Structure of ilastik hdf5 Feature export results tables

@ilastik_team and @k-dominik I am looking for documentation on the format/layout of the ilastik HDF5 Feature Export Table. During an object classification, you can choose to export your features as HDF5 or CSV, I did a test round with CSV export, which output a nice CSV:

object_id timestep labelimage_oid User Label
0 0 1 0

then decided to use hdf5 format for my large batch processing run. I don’t have any experience with this format, but figured it would be easier to work with if I had a lot of data output… but I think I made a mistake.

I tried inspecting the hdf5 output from about 40 images > 0.5GB each, with python like so:

import h5py as h
h5path = "../example_h5_data_output/nav16.h5"
f = h.File(h5path, 'r')
f.keys()
# <KeysViewHDF5 ['images', 'table']>

images is an HDF5 group (http://docs.h5py.org/en/latest/high/group.html#group), and table is an HDF5 dataset (http://docs.h5py.org/en/latest/high/dataset.html#dataset).

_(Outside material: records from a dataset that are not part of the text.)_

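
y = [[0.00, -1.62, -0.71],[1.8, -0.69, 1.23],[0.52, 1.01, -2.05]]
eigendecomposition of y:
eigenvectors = [[(-0.7+0j), -0.70-0.00j, (-0.06+0j)], [-0.04+0.65j, -0.04-0.65j, -0.49+0.00j], [0.05+0.28j, 0.05-0.28j, (0.87+0j)]]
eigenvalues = [(-0.04+1.8j), (-0.04-1.8j), (-2.65+0j)]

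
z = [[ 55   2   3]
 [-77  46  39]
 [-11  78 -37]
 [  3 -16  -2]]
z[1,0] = -77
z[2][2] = -37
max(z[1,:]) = 46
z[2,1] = 78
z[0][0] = 55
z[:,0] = [55, -77, -11, 3]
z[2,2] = -37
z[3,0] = 3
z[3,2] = -2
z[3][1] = -16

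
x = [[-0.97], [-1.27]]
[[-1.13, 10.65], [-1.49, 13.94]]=x@ [[1.17, -10.98]]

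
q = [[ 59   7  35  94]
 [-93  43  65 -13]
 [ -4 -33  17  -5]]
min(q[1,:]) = -93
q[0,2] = 35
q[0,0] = 59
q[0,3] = 94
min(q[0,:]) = 7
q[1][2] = 65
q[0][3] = 94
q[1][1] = 43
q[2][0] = -4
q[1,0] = -93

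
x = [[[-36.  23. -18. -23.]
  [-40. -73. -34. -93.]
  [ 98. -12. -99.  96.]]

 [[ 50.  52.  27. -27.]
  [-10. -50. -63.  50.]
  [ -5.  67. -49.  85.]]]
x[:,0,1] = [23.0, 52.0]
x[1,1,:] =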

Neither has any metadata associated with it (f['table'].attrs.keys() returns nothing, and f['images'].keys() returns a view of integers as strings), and

f['table'][0]
# (0, 0, 1, b'0', b'nav16', 0.76, 0.24, 0.8555037,...) # length of 196
len(f['table'])
# 821

How do I interpret this data? How is the “Feature Export” table organized for HDF5 export? Is there any way to access a header field so I can interpret it as I would with a CSV?

Hi @Nick_George,

the output table is stored as a structured_array. You can see all “column-names” with

f["table"].dtype.names

All the columns can be conveniently access by their names, e.g. to find the Object Area of all objects in all timesteps:

f["table"]["Object Area"]

I’ll make sure to add this to our docs. Thank you for pointing it out to us!

awesome, thanks @k-dominik! Happy to contribute a sample analysis to the docs once I’ve worked through it.